SUBLIME CINEMA #698 - ELEPHANT
Alan Clarke was an underrated great of British cinema, although he directed very few features. Mostly his work was short, serial or made for television, and some quite hard to track down. His great films include 'Scum' (featuring a young and pre-grizzled Ray Winstone), 'Rita Sue and Bob Too', and one of his final films, 'Elephant.'
Elephant still shocks. It's a 38 minute kill spree, featuring strangers laying waste to strangers, taking place during the Troubles in Northern Ireland.
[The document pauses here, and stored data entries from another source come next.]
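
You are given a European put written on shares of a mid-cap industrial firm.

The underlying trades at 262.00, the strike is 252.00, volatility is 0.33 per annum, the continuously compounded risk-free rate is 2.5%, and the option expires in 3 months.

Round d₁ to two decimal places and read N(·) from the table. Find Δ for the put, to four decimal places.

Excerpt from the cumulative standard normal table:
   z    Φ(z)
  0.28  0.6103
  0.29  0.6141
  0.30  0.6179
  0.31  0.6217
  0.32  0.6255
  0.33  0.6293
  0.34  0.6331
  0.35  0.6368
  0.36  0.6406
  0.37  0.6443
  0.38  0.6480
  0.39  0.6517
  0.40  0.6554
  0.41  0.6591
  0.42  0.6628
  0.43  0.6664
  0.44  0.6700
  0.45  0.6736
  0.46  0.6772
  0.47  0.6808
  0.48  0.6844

-0.3594

σ√T = 0.33·√0.25 = 0.1650
d₁ = [ln(262/252) + (0.025 + 0.33²/2)·0.25] / 0.1650 = [0.0389 + 0.0199] / 0.1650 = 0.3562 → 0.36
N(d₁) = N(0.36) = 0.6406
Δ_put = N(d₁) − 1 = 0.6406 − 1 = -0.3594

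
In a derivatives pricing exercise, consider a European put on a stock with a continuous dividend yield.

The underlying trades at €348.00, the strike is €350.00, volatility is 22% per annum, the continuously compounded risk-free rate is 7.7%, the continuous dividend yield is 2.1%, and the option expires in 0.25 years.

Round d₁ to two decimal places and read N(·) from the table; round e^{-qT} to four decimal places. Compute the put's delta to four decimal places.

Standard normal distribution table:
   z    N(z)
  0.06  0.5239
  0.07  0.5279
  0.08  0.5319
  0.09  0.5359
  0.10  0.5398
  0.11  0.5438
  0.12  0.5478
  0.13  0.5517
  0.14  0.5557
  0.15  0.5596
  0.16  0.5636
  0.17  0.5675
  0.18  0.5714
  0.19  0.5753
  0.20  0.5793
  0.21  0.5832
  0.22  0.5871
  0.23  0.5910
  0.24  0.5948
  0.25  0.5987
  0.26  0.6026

σ√T = 0.22 × 0.5000 = 0.1100
d₁ = [ln(348/350) + (0.077 − 0.021 + 0.22²/2)·0.25] / 0.1100 = [-0.0057 + 0.0200] / 0.1100 = 0.1302 → 0.13
N(d₁) = N(0.13) = 0.5517
Δ_put = exp(−qT)·(N(d₁) − 1) = 0.9948·(0.5517 − 1) = -0.4460

-0.4460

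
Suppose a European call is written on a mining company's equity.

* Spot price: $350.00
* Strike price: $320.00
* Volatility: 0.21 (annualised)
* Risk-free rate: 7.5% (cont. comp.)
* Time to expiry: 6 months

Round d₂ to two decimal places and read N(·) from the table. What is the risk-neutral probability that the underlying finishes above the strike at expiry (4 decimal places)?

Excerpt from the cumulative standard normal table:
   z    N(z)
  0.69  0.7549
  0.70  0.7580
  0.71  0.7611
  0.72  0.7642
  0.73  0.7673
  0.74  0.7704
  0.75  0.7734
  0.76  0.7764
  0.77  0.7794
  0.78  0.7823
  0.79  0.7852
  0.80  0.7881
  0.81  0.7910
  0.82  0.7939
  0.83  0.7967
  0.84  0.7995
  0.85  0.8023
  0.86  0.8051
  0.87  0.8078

0.7823

σ√T = 0.21 × 0.7071 = 0.1485
d₁ = [ln(350/320) + (0.075 + 0.21²/2)·0.5] / 0.1485 = [0.0896 + 0.0485] / 0.1485 = 0.9303 which rounds to 0.93
d₂ = d₁ − σ√T = 0.9303 − 0.1485 = 0.7818 which rounds to 0.78
Risk-neutral Pr[S_T > K] = N(d₂) = N(0.78) = 0.7823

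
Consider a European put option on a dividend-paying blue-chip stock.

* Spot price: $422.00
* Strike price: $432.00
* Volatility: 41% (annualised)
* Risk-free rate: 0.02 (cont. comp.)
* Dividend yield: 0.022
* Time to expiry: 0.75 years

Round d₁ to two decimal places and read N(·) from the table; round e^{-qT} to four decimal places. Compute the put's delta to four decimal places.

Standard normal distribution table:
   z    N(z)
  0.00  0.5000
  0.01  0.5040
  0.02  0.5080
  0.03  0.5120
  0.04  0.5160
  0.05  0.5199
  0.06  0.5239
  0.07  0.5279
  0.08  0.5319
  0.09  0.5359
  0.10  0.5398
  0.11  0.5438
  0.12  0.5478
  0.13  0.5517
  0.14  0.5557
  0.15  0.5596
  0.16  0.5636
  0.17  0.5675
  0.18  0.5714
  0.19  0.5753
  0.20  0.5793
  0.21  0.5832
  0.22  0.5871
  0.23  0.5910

-0.4487

σ√T = 0.41 × 0.8660 = 0.3551
d₁ = [ln(422/432) + (0.02 − 0.022 + 0.41²/2)·0.75] / 0.3551 = [-0.0234 + 0.0615] / 0.3551 = 0.1074 which rounds to 0.11
N(d₁) = N(0.11) = 0.5438
Δ_put = exp(−qT)·(N(d₁) − 1) = 0.9836·(0.5438 − 1) = -0.4487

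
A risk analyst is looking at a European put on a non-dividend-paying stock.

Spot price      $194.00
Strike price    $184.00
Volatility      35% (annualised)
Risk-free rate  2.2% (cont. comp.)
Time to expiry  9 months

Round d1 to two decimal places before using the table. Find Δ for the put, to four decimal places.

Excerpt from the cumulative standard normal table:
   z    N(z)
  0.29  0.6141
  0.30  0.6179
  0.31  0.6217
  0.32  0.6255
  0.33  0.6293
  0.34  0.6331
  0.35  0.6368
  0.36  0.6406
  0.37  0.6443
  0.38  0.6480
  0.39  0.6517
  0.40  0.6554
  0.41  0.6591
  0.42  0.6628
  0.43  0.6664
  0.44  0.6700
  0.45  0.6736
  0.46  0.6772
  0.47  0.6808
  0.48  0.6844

T = 0.75;  σ√T = 0.3031
d₁ = [ln(194/184) + (0.022 + 0.35²/2)·0.75] / 0.3031 = [0.0529 + 0.0624] / 0.3031 = 0.3806 ≈ 0.38
N(d₁) = N(0.38) = 0.6480
Δ_put = N(d₁) − 1 = 0.6480 − 1 = -0.3520

-0.3520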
The film relies on long tracking shots (a hallmark of Clarke's work) and title refers to a description of the conflict as 'the elephant in our living room', meaning most people were in denial, and had managed to manufacture ways to accept daily violence and live around it. Clarke's film was about facing it.
Clarke's contemporary David Leland described a profound realization while viewing it the first time, and he has since written about it as one of the most important films of his life. He was disturbed by the endless parade of violence he was seeing on screen. "I remember lying in bed, watching it, thinking, 'Stop, Alan, you can't keep doing this.' And the cumulative effect is that you say, 'It's got to stop. The killing has got to stop.' Instinctively, without an intellectual process, it becomes a gut reaction."
Gus Van Sant adapted this film and appropriated its title for his feature about Columbine, with much the same approach.